Last Thursday, in the opening game of the NIT Season Tip-Off event at Barclays Center in Brooklyn, Rhode Island senior Jared Terrell went off for 32 points in a 75–74 win over the Pirates that looks even better for the Rams when factoring in the absence of star guard E.C. Matthews due to a fractured wrist. This was a tight game between two teams capable of making the second weekend of the tournament that turned, in large part, on shooting: Rhode Island went 9-of-17 from three-point range and 16-of-17 from the free-throw line, while Seton Hall knocked down 5-of-12 from deep and 9-of-16 from the stripe.  

The result hurts the Pirates in that it deprived them of an opportunity to face ACC powerhouse Virginia in the championship game. (The Hoos thrashed the Rams, 70–55.) But Seton Hall flushed away any lingering disappointment the next day by handling SEC foe Vanderbilt 72–59 in the third-place game. Plus, the Pirates will have a couple more opportunities to spruce up their out-of-league CV over the next week, starting with Thursday night’s matchup against No. 22 Texas Tech at Madison Square Garden.

That game against the Red Raiders and a trip to Louisville on Sunday should tell us quite a bit more about Seton Hall’s prospects for challenging Villanova, but on the whole, the Pirates look like a tough, veteran group that will go hard on every Big East possession. Manufacturing good looks against Seton Hall will be a chore this season. It’s yielding only 0.79 PPP in the half court through six games, according to Synergy Sports, and it’s forcing giveaways on nearly a fourth of teams’ possessions.
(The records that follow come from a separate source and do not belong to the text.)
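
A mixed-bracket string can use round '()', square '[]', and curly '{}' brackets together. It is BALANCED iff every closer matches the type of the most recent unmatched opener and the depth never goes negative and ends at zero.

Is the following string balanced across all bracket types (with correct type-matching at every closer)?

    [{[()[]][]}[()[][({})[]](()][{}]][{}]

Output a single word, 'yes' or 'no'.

pos 0: push '['; stack = [
pos 1: push '{'; stack = [{
pos 2: push '['; stack = [{[
pos 3: push '('; stack = [{[(
pos 4: ')' matches '('; pop; stack = [{[
pos 5: push '['; stack = [{[[
pos 6: ']' matches '['; pop; stack = [{[
pos 7: ']' matches '['; pop; stack = [{
pos 8: push '['; stack = [{[
pos 9: ']' matches '['; pop; stack = [{
pos 10: '}' matches '{'; pop; stack = [
pos 11: push '['; stack = [[
pos 12: push '('; stack = [[(
pos 13: ')' matches '('; pop; stack = [[
pos 14: push '['; stack = [[[
pos 15: ']' matches '['; pop; stack = [[
pos 16: push '['; stack = [[[
pos 17: push '('; stack = [[[(
pos 18: push '{'; stack = [[[({
pos 19: '}' matches '{'; pop; stack = [[[(
pos 20: ')' matches '('; pop; stack = [[[
pos 21: push '['; stack = [[[[
pos 22: ']' matches '['; pop; stack = [[[
pos 23: ']' matches '['; pop; stack = [[
pos 24: push '('; stack = [[(
pos 25: push '('; stack = [[((
pos 26: ')' matches '('; pop; stack = [[(
pos 27: saw closer ']' but top of stack is '(' (expected ')') → INVALID
Verdict: type mismatch at position 27: ']' closes '(' → no

Answer: no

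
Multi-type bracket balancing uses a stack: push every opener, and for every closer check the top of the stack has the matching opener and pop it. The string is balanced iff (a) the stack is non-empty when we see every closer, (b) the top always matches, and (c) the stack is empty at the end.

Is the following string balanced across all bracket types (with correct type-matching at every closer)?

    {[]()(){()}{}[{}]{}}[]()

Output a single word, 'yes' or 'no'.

pos 0: push '{'; stack = {
pos 1: push '['; stack = {[
pos 2: ']' matches '['; pop; stack = {
pos 3: push '('; stack = {(
pos 4: ')' matches '('; pop; stack = {
pos 5: push '('; stack = {(
pos 6: ')' matches '('; pop; stack = {
pos 7: push '{'; stack = {{
pos 8: push '('; stack = {{(
pos 9: ')' matches '('; pop; stack = {{
pos 10: '}' matches '{'; pop; stack = {
pos 11: push '{'; stack = {{
pos 12: '}' matches '{'; pop; stack = {
pos 13: push '['; stack = {[
pos 14: push '{'; stack = {[{
pos 15: '}' matches '{'; pop; stack = {[
pos 16: ']' matches '['; pop; stack = {
pos 17: push '{'; stack = {{
pos 18: '}' matches '{'; pop; stack = {
pos 19: '}' matches '{'; pop; stack = (empty)
pos 20: push '['; stack = [
pos 21: ']' matches '['; pop; stack = (empty)
pos 22: push '('; stack = (
pos 23: ')' matches '('; pop; stack = (empty)
end: stack empty → VALID
Verdict: properly nested → yes

Answer: yes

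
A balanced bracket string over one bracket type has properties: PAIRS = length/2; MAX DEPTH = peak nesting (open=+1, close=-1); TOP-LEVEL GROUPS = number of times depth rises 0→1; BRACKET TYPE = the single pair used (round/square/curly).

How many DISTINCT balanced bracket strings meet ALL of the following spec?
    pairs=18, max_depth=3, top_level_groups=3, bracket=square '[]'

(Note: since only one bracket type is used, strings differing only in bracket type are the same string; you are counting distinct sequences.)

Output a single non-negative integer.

Spec: pairs=18 depth=3 groups=3
Count(depth <= 3) = 765952
Count(depth <= 2) = 136
Count(depth == 3) = 765952 - 136 = 765816

Answer: 765816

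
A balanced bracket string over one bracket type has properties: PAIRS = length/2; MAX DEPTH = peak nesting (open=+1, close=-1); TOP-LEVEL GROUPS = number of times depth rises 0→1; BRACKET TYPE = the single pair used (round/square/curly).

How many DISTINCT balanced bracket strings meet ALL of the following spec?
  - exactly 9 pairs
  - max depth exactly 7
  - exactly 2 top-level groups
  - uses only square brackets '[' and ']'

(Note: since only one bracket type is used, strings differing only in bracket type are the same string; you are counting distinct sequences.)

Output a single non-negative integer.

Answer: 24

Derivation:
Spec: pairs=9 depth=7 groups=2
Count(depth <= 7) = 1428
Count(depth <= 6) = 1404
Count(depth == 7) = 1428 - 1404 = 24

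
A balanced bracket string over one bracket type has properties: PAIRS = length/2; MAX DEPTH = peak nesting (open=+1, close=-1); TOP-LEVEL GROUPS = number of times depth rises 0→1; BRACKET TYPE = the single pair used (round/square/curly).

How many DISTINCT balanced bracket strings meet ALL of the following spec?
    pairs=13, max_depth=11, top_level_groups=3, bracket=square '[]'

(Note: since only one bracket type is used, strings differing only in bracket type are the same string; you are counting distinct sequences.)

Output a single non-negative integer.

Answer: 3

Derivation:
Spec: pairs=13 depth=11 groups=3
Count(depth <= 11) = 149226
Count(depth <= 10) = 149223
Count(depth == 11) = 149226 - 149223 = 3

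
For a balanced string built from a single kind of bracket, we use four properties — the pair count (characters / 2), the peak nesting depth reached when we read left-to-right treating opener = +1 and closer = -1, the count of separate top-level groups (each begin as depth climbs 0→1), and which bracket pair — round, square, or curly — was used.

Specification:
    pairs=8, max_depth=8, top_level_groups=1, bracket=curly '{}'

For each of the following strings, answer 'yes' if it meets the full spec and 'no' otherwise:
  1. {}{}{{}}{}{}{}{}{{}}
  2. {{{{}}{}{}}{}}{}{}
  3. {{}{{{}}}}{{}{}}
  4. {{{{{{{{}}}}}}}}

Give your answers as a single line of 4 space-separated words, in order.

Answer: no no no yes

Derivation:
String 1 '{}{}{{}}{}{}{}{}{{}}': depth seq [1 0 1 0 1 2 1 0 1 0 1 0 1 0 1 0 1 2 1 0]
  -> pairs=10 depth=2 groups=8 -> no
String 2 '{{{{}}{}{}}{}}{}{}': depth seq [1 2 3 4 3 2 3 2 3 2 1 2 1 0 1 0 1 0]
  -> pairs=9 depth=4 groups=3 -> no
String 3 '{{}{{{}}}}{{}{}}': depth seq [1 2 1 2 3 4 3 2 1 0 1 2 1 2 1 0]
  -> pairs=8 depth=4 groups=2 -> no
String 4 '{{{{{{{{}}}}}}}}': depth seq [1 2 3 4 5 6 7 8 7 6 5 4 3 2 1 0]
  -> pairs=8 depth=8 groups=1 -> yes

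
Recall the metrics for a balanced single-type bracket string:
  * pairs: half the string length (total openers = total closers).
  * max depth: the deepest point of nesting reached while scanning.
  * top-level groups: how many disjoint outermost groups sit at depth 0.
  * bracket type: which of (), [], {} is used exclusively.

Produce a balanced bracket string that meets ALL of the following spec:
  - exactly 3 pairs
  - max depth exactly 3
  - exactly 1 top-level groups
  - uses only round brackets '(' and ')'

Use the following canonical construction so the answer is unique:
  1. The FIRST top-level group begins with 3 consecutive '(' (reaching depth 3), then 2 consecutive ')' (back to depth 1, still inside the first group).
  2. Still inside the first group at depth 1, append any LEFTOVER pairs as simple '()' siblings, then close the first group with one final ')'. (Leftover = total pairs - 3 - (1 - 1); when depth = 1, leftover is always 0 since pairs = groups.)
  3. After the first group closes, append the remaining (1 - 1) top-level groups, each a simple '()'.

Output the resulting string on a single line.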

Delgado continues to suck in rebounds on both ends of the floor and supply reliable inside finishing; Myles Powell is hitting at a higher rate both from the three-point and free-throw line as a sophomore than he did as a freshman (albeit over limited sample sizes); senior wing Dezi Rodriguez is scoring more efficiently than he did in his first three seasons in college and senior Khadeen Carrington should show progress at point guard as he gains more experience at the position.

The Pirates can only hope that opponents will start to miss more of their freebies; they’ve sank 77.8% so far, one of the 30 highest percentages in the country. Even if that persists, Seton Hall should roll into its Dec. 28 Big East opener against Creighton as no worse than a co-favorite with Xavier to grab runner-up status in the conference, and come March, a tight loss to the Atlantic 10 frontrunner will have faded into the rearview. The first two weeks of the Pirates’ season could have gone better, but they’ll be all right.